United States v. Morehouse
4:19-cr-00088
E.D. Va.Aug 2, 2021Background
- Morehouse pleaded guilty to one count of distribution of child pornography and was sentenced to 84 months' imprisonment and 15 years' supervised release; he is housed at FCI Fort Dix with projected release July 8, 2026.
- Agents executed a search warrant, seized electronic devices, and Morehouse confessed to distributing child pornography during the investigation.
- Morehouse filed a pro se motion for compassionate release (Mar. 24, 2021) after the warden denied his administrative request (Feb. 23, 2021).
- He asserted extraordinary and compelling reasons based on underlying medical conditions (bulging discs, acid reflux, PTSD) and family circumstances (wife and daughter allegedly needing care); he reported receiving both COVID-19 vaccine doses by March 9, 2021.
- The Court found his cited medical conditions are not identified by the CDC as placing him at high risk of severe COVID-19, noted vaccination reduces risk of severe illness, and acknowledged ongoing COVID-19 cases at Fort Dix but found no extraordinary and compelling reason for release.

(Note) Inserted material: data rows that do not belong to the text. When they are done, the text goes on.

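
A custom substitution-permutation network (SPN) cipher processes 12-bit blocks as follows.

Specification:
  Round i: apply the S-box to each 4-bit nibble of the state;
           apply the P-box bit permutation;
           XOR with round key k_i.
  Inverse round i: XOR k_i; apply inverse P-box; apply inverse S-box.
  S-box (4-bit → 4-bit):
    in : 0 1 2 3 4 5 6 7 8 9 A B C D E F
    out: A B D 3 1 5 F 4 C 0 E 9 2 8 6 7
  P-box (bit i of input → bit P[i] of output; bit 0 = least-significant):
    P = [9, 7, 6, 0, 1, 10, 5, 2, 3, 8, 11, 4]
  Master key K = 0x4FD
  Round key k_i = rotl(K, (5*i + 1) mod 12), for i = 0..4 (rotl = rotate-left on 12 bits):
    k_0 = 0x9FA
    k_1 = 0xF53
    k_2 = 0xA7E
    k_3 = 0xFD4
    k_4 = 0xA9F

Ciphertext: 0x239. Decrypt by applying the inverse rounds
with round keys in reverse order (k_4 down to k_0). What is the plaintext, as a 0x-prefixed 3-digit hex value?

s_0 = ciphertext = 0x239
s_1 = InvRound(s_0, k_4) = 0x72C
s_2 = InvRound(s_1, k_3) = 0x27E
s_3 = InvRound(s_2, k_2) = 0x799
s_4 = InvRound(s_3, k_1) = 0x54E
s_5 = InvRound(s_4, k_0) = 0x8AC

0x8AC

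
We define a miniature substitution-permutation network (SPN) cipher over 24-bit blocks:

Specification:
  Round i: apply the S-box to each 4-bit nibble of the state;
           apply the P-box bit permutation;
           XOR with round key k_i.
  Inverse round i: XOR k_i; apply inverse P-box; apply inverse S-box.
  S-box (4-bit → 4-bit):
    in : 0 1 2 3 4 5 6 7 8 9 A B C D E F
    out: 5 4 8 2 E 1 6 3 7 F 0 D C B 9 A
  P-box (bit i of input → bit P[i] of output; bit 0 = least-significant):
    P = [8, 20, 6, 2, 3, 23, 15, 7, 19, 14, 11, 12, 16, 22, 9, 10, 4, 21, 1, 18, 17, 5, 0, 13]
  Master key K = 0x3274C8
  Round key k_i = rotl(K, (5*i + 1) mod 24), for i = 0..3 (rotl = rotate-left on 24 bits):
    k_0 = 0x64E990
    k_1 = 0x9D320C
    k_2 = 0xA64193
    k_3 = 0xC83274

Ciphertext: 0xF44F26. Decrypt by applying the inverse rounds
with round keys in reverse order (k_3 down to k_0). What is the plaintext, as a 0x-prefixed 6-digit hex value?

0xDDB98D

s_0 = ciphertext = 0xF44F26
s_1 = InvRound(s_0, k_3) = 0x2929A8
s_2 = InvRound(s_1, k_2) = 0x9B587A
s_3 = InvRound(s_2, k_1) = 0xDB16AC
s_4 = InvRound(s_3, k_0) = 0xDDB98D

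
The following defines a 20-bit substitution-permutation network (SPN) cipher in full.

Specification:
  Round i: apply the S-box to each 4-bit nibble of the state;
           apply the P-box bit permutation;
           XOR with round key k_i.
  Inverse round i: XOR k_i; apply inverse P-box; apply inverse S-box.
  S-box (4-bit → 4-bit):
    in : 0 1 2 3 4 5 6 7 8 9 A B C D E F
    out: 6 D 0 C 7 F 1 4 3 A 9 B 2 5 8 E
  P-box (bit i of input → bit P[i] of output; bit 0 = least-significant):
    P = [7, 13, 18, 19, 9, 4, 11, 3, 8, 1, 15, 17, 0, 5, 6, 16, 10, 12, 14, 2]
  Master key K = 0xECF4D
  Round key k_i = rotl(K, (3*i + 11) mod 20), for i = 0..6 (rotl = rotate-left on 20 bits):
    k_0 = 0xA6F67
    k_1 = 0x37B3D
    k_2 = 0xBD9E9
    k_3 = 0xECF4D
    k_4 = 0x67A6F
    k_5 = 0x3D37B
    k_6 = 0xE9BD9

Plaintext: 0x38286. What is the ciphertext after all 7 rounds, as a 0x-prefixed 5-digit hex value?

s_0 = plaintext = 0x38286
s_1 = Round(s_0, k_0) = 0xA2DD2
s_2 = Round(s_1, k_1) = 0x3F439
s_3 = Round(s_2, k_2) = 0x23087
s_4 = Round(s_3, k_3) = 0xB4D1F
s_5 = Round(s_4, k_4) = 0xAC502
s_6 = Round(s_5, k_5) = 0x15E4D
s_7 = Round(s_6, k_6) = 0x9D52C

0x9D52C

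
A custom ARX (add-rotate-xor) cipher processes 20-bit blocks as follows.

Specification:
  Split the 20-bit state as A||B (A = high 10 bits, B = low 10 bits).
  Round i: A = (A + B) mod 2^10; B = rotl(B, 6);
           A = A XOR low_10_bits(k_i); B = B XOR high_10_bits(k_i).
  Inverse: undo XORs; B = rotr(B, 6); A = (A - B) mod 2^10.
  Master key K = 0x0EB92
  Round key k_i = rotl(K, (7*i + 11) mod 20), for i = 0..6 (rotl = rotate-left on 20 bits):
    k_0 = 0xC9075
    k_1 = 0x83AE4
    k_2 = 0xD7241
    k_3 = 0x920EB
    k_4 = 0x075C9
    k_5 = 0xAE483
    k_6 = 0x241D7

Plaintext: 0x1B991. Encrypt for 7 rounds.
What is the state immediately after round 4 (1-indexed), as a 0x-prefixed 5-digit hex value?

0x30C98

s_0 = plaintext = 0x1B991
s_1 = Round(s_0, k_0) = 0x62B7D
s_2 = Round(s_1, k_1) = 0xF8D79
s_3 = Round(s_2, k_2) = 0xC750B
s_4 = Round(s_3, k_3) = 0x30C98
s_5 = Round(s_4, k_4) = 0x24A14
s_6 = Round(s_5, k_5) = 0x89798
s_7 = Round(s_6, k_6) = 0x1AAA9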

- The Court also found family-care claims unsupported and held the § 3553(a) factors (seriousness of offense, limited time served—about 14%—and deterrence) weigh against early release; the motion was denied.
Issues
| Issue | Morehouse's Argument | Government's Argument | Held |
|---|---|---|---|
| Exhaustion of administrative remedies | Warden denied his request; he exhausted by waiting >30 days | Argued exhaustion required (implicitly) | Court found exhaustion satisfied (warden denial + >30 days) |
| Medical/COVID risk as "extraordinary and compelling" | Underlying conditions and prison risk justify release | Conditions cited are not CDC-listed high-risk; vaccination reduces severe-risk | Denied — conditions are not extraordinary; vaccination undermines COVID-based claim |
| Family circumstances as extraordinary reason | Wife and daughter need him to provide/protect; wife has co-morbidities and is unvaccinated | Family-care claim unsupported; no proof wife is incapacitated or that he is sole caregiver | Denied — insufficient evidence to meet family-care standard |
| § 3553(a) factors and rehabilitation | Points to discipline-free record and programming while imprisoned | Emphasizes gravity of offense, admitted distribution conduct, and limited portion of sentence served | Denied — § 3553(a) factors (seriousness, deterrence, only ~14% served) weigh against release |
Key Cases Cited
- No controlling or persuasive authorities with official reporter citations appear in the opinion; the Court relied primarily on CDC guidance, BOP data, and unpublished district decisions for doctrinal support.